But it’s really all I have left of you
I have been meaning to burn your letter. Not letters, no . . . I’d written you hundreds, maybe thousands, over the years, yet I received one in return. One . . . I’ve kept that letter for nearly eighteen years. I move. It moves with me. It knows every space in which I’ve dwelled. It has its own personality, still reeking of you. Still holding you within its lines.
I thumbed over it the other day as I was going through my file, discarding decades-old greeting cards and tossing meaningless utterances from my gullible years. I almost threw it away. I looked at it and instantly, the pain that comes with having that letter slapped me hard on my face.
I should have listened to the harder me negotiating the benefits of letting it go. But I didn’t. And now, I am debating on if I want to waste lighter fluid and purified water on words that have lost their meaning.
I move. It moves with me.
Have they lost their meaning, though?
If I were to send a quick text message to you and inquired about the beats of your heart whenever I was around, would it be accurate in its detail? Were you always nervous — butterfly-bellied? Did I really . . . really make you feel alive? More alive than he did?
It doesn’t matter anymore, right? What is past is the past. But I go dumpster-diving into my past every so often and I meet you there. We fool around with our garbage — failing to clean it up.

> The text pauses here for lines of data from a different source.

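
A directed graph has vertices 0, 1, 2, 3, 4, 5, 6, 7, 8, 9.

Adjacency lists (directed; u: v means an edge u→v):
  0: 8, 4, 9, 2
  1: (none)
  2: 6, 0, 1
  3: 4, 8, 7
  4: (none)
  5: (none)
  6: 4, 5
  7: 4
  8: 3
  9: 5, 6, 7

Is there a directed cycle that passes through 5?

5 lies on a cycle iff there is a path from 5 back to itself.
Exploring from 5, it never reaches itself; equivalently, its strongly connected component is a singleton.

No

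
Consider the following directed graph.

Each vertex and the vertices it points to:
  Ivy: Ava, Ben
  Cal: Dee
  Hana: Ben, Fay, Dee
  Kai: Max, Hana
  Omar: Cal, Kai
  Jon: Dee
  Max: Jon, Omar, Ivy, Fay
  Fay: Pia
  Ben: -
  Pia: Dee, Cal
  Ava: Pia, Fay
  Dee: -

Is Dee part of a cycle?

No

Dee lies on a cycle iff there is a path from Dee back to itself.
Exploring from Dee, it never reaches itself; equivalently, its strongly connected component is a singleton.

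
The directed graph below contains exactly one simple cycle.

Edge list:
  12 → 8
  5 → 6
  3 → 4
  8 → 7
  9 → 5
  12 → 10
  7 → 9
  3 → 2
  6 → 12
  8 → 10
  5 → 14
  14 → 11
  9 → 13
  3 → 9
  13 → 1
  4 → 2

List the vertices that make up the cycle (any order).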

I told one of my best friends I finally deleted your phone number — removed your photos from my bookshelf, stashed that stuffed frog somewhere I can’t find it, and she said, “Oh, really? Now, that is something I never thought would happen. How do you feel about all this?”
Were you always nervous — butterfly-bellied? Did I really . . . really make you feel alive?
I couldn’t answer her then and I cannot answer her now. I don’t know how I feel. At first, I felt relief. It was refreshing to take back my heart — my life. It seemed gratifying.
Now, I just . . . I am not numb. It is not the proper word. I am desensitized, maybe? I am no longer taken with you, but I still want to hold on to you. Does that make sense? And since I can’t have you — something from you, something genuine from you, will do.
I am stuck in this maze. I know the way out. I’ve been here before. You are always at the exit and I stall on getting there — knowing the toll I’ll have to pay will cost me everything.
You blew me away. I was dust. Mere particles for you to dispose of and dispose of, you did. Yet here I am, coming across an old letter that ruminated for nearly two decades and it’s still intact. What would love analysts say? Would they dissect this instance and talk about it during their “You Must Move On” podcasts or prime-time television shows? Are these still relevant nowadays?
I am stuck in this maze. I know the way out. I’ve been here before.
My mind tells me I shouldn’t harbor something that has so much of you in it. I shouldn’t. I said you would remain in these walls — I wouldn’t take you with me, not again. But this letter . . .
It’s really all I have left of you, and I’m not ready to let it go.
*Upon discarding some old things, and trying to declutter for the upcoming move, I came across a letter from someone I truly loved (still love) and one I struggle sometimes, to forget. In a way, I’d forgotten about it because it was hidden. It sparked this piece. Thank you for reading.